After being startled two nights earlier by UCLA’s quick start, Arizona similarly raided the Trojans in the opening minutes on Saturday, getting out to a 29-7 lead. From there, the outcome was never in question and the only drama came in whether York would score.
He finished the game with two three pointes, each of which set the Zona Zoo afire.
“There’s nobody that felt very good after Thursday,” said Sean Miller. “But our response is to get back is to get back and be as good as we can in this game and I’m proud of our efforts.”
Arizona played debilitating defense and forced a Trojans team coming off a 91 point performance to shoot 28% from the field and just 5-20 from behind the arc.
By the second half, USC’s game-plan consisted of launching three pointers, as there was no hope of scoring in the paint against Arizona’s big three freshmen along with Angelo Chol.
On offense, the Cats looked as balanced and in sync as they have all season.
Nick Johnson led the attack with 14 points that included two bank shots and a dazzling backwards dunk.

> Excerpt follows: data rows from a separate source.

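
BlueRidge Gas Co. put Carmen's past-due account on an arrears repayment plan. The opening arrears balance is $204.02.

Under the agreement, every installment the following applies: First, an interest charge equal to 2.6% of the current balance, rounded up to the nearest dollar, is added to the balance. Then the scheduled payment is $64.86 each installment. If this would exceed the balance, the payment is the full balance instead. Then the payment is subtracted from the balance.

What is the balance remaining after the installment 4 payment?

# | Opening | Interest | Payment | End bal
1 | $204.02 | $6.00 | $64.86 | $145.16
2 | $145.16 | $4.00 | $64.86 | $84.30
3 | $84.30 | $3.00 | $64.86 | $22.44
4 | $22.44 | $1.00 | $23.44 | $0.00

$0.00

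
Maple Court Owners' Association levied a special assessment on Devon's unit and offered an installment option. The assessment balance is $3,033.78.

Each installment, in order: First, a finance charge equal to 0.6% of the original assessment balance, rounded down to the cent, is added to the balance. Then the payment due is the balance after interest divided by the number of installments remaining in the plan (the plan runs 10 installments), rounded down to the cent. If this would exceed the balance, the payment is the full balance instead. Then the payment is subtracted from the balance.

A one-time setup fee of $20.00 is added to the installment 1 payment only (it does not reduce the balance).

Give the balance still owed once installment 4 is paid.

Installment 1: opening $3,033.78; interest $18.20 → $3,051.98; payment $305.19 (+ $20.00 fee); balance $2,746.79
Installment 2: opening $2,746.79; interest $18.20 → $2,764.99; payment $307.22; balance $2,457.77
Installment 3: opening $2,457.77; interest $18.20 → $2,475.97; payment $309.49; balance $2,166.48
Installment 4: opening $2,166.48; interest $18.20 → $2,184.68; payment $312.09; balance $1,872.59

$1,872.59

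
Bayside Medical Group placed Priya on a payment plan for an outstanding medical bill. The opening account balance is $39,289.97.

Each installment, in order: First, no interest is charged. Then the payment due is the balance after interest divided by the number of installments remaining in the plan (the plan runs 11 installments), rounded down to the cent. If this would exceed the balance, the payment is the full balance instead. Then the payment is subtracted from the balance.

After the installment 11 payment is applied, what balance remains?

Installment 1: $39,289.97 − $3,571.81 → $35,718.16
Installment 2: $35,718.16 − $3,571.81 → $32,146.35
Installment 3: $32,146.35 − $3,571.81 → $28,574.54
Installment 4: $28,574.54 − $3,571.81 → $25,002.73
Installment 5: $25,002.73 − $3,571.81 → $21,430.92
Installment 6: $21,430.92 − $3,571.82 → $17,859.10
Installment 7: $17,859.10 − $3,571.82 → $14,287.28
Installment 8: $14,287.28 − $3,571.82 → $10,715.46
Installment 9: $10,715.46 − $3,571.82 → $7,143.64
Installment 10: $7,143.64 − $3,571.82 → $3,571.82
Installment 11: $3,571.82 − $3,571.82 → $0.00

$0.00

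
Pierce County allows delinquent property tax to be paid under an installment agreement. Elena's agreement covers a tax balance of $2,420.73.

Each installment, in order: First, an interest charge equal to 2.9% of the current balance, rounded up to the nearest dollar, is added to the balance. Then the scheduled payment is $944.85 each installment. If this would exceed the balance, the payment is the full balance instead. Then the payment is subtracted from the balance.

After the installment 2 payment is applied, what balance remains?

$647.03

# | Opening | Interest | Payment | End bal
1 | $2,420.73 | $71.00 | $944.85 | $1,546.88
2 | $1,546.88 | $45.00 | $944.85 | $647.03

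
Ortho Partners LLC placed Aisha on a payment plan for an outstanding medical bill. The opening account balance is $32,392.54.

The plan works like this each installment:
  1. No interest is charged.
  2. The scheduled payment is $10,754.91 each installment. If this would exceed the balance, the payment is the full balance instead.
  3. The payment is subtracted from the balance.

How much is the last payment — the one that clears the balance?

Installment 1: opening $32,392.54; payment $10,754.91; balance $21,637.63
Installment 2: opening $21,637.63; payment $10,754.91; balance $10,882.72
Installment 3: opening $10,882.72; payment $10,754.91; balance $127.81
Installment 4: opening $127.81; payment $127.81; balance $0.00

$127.81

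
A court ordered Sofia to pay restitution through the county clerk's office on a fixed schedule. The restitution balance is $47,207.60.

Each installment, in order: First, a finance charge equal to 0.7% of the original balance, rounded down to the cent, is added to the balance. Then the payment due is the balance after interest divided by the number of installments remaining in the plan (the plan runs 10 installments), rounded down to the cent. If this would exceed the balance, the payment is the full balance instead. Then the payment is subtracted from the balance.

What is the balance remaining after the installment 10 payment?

Installment 1: opening $47,207.60; interest $330.45 → $47,538.05; payment $4,753.80; balance $42,784.25
Installment 2: opening $42,784.25; interest $330.45 → $43,114.70; payment $4,790.52; balance $38,324.18
Installment 3: opening $38,324.18; interest $330.45 → $38,654.63; payment $4,831.82; balance $33,822.81
Installment 4: opening $33,822.81; interest $330.45 → $34,153.26; payment $4,879.03; balance $29,274.23
Installment 5: opening $29,274.23; interest $330.45 → $29,604.68; payment $4,934.11; balance $24,670.57
Installment 6: opening $24,670.57; interest $330.45 → $25,001.02; payment $5,000.20; balance $20,000.82
Installment 7: opening $20,000.82; interest $330.45 → $20,331.27; payment $5,082.81; balance $15,248.46
Installment 8: opening $15,248.46; interest $330.45 → $15,578.91; payment $5,192.97; balance $10,385.94
Installment 9: opening $10,385.94; interest $330.45 → $10,716.39; payment $5,358.19; balance $5,358.20
Installment 10: opening $5,358.20; interest $330.45 → $5,688.65; payment $5,688.65; balance $0.00

$0.00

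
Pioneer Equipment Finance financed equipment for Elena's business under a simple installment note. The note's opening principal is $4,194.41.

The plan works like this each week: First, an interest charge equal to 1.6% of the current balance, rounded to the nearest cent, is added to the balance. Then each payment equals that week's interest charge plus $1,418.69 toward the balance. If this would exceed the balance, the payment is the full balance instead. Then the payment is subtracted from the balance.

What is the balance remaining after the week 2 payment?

Week 1: opening $4,194.41; interest $67.11 → $4,261.52; payment $1,485.80; balance $2,775.72
Week 2: opening $2,775.72; interest $44.41 → $2,820.13; payment $1,463.10; balance $1,357.03

$1,357.03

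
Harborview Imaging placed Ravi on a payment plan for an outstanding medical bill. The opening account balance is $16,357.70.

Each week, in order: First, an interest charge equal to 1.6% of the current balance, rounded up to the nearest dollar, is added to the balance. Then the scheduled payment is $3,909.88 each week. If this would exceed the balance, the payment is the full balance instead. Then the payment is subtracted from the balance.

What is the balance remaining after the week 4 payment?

Week 1: $16,357.70 +$262.00 interest = $16,619.70; pay $3,909.88 → $12,709.82
Week 2: $12,709.82 +$204.00 interest = $12,913.82; pay $3,909.88 → $9,003.94
Week 3: $9,003.94 +$145.00 interest = $9,148.94; pay $3,909.88 → $5,239.06
Week 4: $5,239.06 +$84.00 interest = $5,323.06; pay $3,909.88 → $1,413.18

$1,413.18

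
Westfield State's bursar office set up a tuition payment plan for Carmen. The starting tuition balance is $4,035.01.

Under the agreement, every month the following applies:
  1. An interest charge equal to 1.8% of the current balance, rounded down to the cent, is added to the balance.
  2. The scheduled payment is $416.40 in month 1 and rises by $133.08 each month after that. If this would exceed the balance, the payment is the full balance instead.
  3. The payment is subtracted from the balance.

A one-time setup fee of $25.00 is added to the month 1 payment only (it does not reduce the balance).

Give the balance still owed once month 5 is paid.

Month 1: opening $4,035.01; interest $72.63 → $4,107.64; payment $416.40 (+ $25.00 fee); balance $3,691.24
Month 2: opening $3,691.24; interest $66.44 → $3,757.68; payment $549.48; balance $3,208.20
Month 3: opening $3,208.20; interest $57.74 → $3,265.94; payment $682.56; balance $2,583.38
Month 4: opening $2,583.38; interest $46.50 → $2,629.88; payment $815.64; balance $1,814.24
Month 5: opening $1,814.24; interest $32.65 → $1,846.89; payment $948.72; balance $898.17

$898.17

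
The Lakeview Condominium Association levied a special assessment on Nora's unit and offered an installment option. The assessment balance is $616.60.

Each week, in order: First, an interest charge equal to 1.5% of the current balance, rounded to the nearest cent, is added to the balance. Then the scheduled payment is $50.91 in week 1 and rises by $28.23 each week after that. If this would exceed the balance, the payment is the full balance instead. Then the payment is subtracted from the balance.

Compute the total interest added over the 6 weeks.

Week 1: opening $616.60; interest $9.25 → $625.85; payment $50.91; balance $574.94
Week 2: opening $574.94; interest $8.62 → $583.56; payment $79.14; balance $504.42
Week 3: opening $504.42; interest $7.57 → $511.99; payment $107.37; balance $404.62
Week 4: opening $404.62; interest $6.07 → $410.69; payment $135.60; balance $275.09
Week 5: opening $275.09; interest $4.13 → $279.22; payment $163.83; balance $115.39
Week 6: opening $115.39; interest $1.73 → $117.12; payment $117.12; balance $0.00
Total interest: $9.25 + $8.62 + $7.57 + $6.07 + $4.13 + $1.73 = $37.37

$37.37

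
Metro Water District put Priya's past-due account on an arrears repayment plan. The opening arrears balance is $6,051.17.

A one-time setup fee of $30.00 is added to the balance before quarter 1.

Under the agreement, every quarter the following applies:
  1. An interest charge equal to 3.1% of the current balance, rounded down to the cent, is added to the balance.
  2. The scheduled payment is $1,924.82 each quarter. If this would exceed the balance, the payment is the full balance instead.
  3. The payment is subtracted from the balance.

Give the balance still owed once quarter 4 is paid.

# | Opening | Interest | Payment | End bal
1 | $6,081.17 | $188.51 | $1,924.82 | $4,344.86
2 | $4,344.86 | $134.69 | $1,924.82 | $2,554.73
3 | $2,554.73 | $79.19 | $1,924.82 | $709.10
4 | $709.10 | $21.98 | $731.08 | $0.00

$0.00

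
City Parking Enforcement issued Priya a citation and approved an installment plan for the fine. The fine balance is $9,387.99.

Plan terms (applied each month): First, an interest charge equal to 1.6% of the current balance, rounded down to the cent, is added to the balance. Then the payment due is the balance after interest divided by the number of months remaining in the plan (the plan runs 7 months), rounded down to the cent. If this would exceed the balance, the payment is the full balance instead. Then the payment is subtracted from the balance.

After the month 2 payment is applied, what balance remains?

$6,922.00

# | Opening | Interest | Payment | End bal
1 | $9,387.99 | $150.20 | $1,362.59 | $8,175.60
2 | $8,175.60 | $130.80 | $1,384.40 | $6,922.00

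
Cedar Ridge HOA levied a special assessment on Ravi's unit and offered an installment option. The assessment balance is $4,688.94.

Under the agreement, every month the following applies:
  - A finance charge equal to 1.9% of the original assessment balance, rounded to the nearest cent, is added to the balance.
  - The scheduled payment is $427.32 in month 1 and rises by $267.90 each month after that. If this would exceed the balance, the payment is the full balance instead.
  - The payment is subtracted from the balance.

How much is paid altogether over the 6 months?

Month 1: $4,688.94 +$89.09 interest = $4,778.03; pay $427.32 → $4,350.71
Month 2: $4,350.71 +$89.09 interest = $4,439.80; pay $695.22 → $3,744.58
Month 3: $3,744.58 +$89.09 interest = $3,833.67; pay $963.12 → $2,870.55
Month 4: $2,870.55 +$89.09 interest = $2,959.64; pay $1,231.02 → $1,728.62
Month 5: $1,728.62 +$89.09 interest = $1,817.71; pay $1,498.92 → $318.79
Month 6: $318.79 +$89.09 interest = $407.88; pay $407.88 → $0.00
Total paid: $5,223.48

$5,223.48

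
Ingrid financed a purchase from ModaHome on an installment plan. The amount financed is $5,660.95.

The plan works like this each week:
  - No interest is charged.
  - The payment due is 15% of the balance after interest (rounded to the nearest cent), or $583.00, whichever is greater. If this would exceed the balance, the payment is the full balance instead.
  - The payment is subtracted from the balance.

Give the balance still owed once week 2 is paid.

Week 1: opening $5,660.95; payment $849.14; balance $4,811.81
Week 2: opening $4,811.81; payment $721.77; balance $4,090.04

$4,090.04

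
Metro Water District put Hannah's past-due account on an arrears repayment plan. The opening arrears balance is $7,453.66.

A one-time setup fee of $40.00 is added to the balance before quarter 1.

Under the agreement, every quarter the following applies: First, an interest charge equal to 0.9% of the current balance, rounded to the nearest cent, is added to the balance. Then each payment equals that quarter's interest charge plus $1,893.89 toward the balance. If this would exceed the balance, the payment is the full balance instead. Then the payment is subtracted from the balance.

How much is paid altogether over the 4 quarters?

$7,661.16

Quarter 1: $7,493.66 +$67.44 interest = $7,561.10; pay $1,961.33 → $5,599.77
Quarter 2: $5,599.77 +$50.40 interest = $5,650.17; pay $1,944.29 → $3,705.88
Quarter 3: $3,705.88 +$33.35 interest = $3,739.23; pay $1,927.24 → $1,811.99
Quarter 4: $1,811.99 +$16.31 interest = $1,828.30; pay $1,828.30 → $0.00
Total paid: $7,661.16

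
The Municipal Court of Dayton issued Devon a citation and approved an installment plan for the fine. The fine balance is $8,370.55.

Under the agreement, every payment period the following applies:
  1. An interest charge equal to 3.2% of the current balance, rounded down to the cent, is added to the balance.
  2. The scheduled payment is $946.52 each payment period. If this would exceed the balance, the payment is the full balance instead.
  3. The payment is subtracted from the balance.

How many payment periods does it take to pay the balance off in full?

11

Payment period 1: opening $8,370.55; interest $267.85 → $8,638.40; payment $946.52; balance $7,691.88
Payment period 2: opening $7,691.88; interest $246.14 → $7,938.02; payment $946.52; balance $6,991.50
Payment period 3: opening $6,991.50; interest $223.72 → $7,215.22; payment $946.52; balance $6,268.70
Payment period 4: opening $6,268.70; interest $200.59 → $6,469.29; payment $946.52; balance $5,522.77
Payment period 5: opening $5,522.77; interest $176.72 → $5,699.49; payment $946.52; balance $4,752.97
Payment period 6: opening $4,752.97; interest $152.09 → $4,905.06; payment $946.52; balance $3,958.54
Payment period 7: opening $3,958.54; interest $126.67 → $4,085.21; payment $946.52; balance $3,138.69
Payment period 8: opening $3,138.69; interest $100.43 → $3,239.12; payment $946.52; balance $2,292.60
Payment period 9: opening $2,292.60; interest $73.36 → $2,365.96; payment $946.52; balance $1,419.44
Payment period 10: opening $1,419.44; interest $45.42 → $1,464.86; payment $946.52; balance $518.34
Payment period 11: opening $518.34; interest $16.58 → $534.92; payment $534.92; balance $0.00
Balance reaches $0.00 in payment period 11.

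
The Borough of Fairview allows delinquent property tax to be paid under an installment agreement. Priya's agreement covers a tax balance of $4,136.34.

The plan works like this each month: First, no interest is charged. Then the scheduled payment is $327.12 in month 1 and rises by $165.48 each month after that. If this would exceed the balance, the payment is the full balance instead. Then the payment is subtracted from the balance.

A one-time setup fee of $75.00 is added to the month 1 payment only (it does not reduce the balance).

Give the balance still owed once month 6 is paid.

$0.00

# | Opening | Payment | Fee | End bal
1 | $4,136.34 | $327.12 | $75.00 | $3,809.22
2 | $3,809.22 | $492.60 | — | $3,316.62
3 | $3,316.62 | $658.08 | — | $2,658.54
4 | $2,658.54 | $823.56 | — | $1,834.98
5 | $1,834.98 | $989.04 | — | $845.94
6 | $845.94 | $845.94 | — | $0.00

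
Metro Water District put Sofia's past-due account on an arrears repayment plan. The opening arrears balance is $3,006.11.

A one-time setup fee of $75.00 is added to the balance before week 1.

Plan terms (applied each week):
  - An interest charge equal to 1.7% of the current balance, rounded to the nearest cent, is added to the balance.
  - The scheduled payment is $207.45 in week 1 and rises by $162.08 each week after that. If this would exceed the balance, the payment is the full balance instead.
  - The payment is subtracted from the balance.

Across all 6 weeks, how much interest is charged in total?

$218.01

# | Opening | Interest | Payment | End bal
1 | $3,081.11 | $52.38 | $207.45 | $2,926.04
2 | $2,926.04 | $49.74 | $369.53 | $2,606.25
3 | $2,606.25 | $44.31 | $531.61 | $2,118.95
4 | $2,118.95 | $36.02 | $693.69 | $1,461.28
5 | $1,461.28 | $24.84 | $855.77 | $630.35
6 | $630.35 | $10.72 | $641.07 | $0.00
Total interest: $52.38 + $49.74 + $44.31 + $36.02 + $24.84 + $10.72 = $218.01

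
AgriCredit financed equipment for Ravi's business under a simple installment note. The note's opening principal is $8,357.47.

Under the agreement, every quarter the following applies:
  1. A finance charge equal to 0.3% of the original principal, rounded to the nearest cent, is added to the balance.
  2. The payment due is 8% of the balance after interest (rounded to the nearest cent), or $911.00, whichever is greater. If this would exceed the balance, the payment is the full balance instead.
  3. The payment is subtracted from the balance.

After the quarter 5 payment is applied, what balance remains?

$3,927.82

Quarter 1: opening $8,357.47; interest $25.07 → $8,382.54; payment $911.00; balance $7,471.54
Quarter 2: opening $7,471.54; interest $25.07 → $7,496.61; payment $911.00; balance $6,585.61
Quarter 3: opening $6,585.61; interest $25.07 → $6,610.68; payment $911.00; balance $5,699.68
Quarter 4: opening $5,699.68; interest $25.07 → $5,724.75; payment $911.00; balance $4,813.75
Quarter 5: opening $4,813.75; interest $25.07 → $4,838.82; payment $911.00; balance $3,927.82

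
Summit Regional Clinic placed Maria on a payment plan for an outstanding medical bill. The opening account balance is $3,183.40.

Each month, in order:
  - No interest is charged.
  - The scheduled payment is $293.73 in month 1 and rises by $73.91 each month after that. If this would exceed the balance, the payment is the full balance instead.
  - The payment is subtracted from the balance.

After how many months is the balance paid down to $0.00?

7

Month 1: opening $3,183.40; payment $293.73; balance $2,889.67
Month 2: opening $2,889.67; payment $367.64; balance $2,522.03
Month 3: opening $2,522.03; payment $441.55; balance $2,080.48
Month 4: opening $2,080.48; payment $515.46; balance $1,565.02
Month 5: opening $1,565.02; payment $589.37; balance $975.65
Month 6: opening $975.65; payment $663.28; balance $312.37
Month 7: opening $312.37; payment $312.37; balance $0.00
Balance reaches $0.00 in month 7.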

Also reaching double digits were Solomon Hill, Brandon Ashley, and Kaleb Tarczewski.
For Tarczewski in particular, the game finally provided an opportunity for him to be prioritized down low. “It was really nice to be able to get the ball and show what I can do,” he said.
The biggest storyline however was on the play of Chol and York, two guys that have not seen a great share of minutes since Pac-12 play started.
Chol scored his first point since the Diamondhead Classic on Saturday but his lack of touches has not affected his demeanor in the slightest. Miller said of the sophomore, “I have had very few players come into my office and he said ‘coach, as long as we are winning, you never have to talk to me.’”
Meanwhile, York’s two three pointers left Miller presuming that more playing time may be on the horizon.
What stood out most in the route was how no one on the team responded negatively to a double digit loss less than 48 hours earlier. A few of the players were even visibly laughing.
In a potential trap game that could have sent Arizona’s season reeling the wrong direction, Miller’s lasting impression was that “our team stuck together.”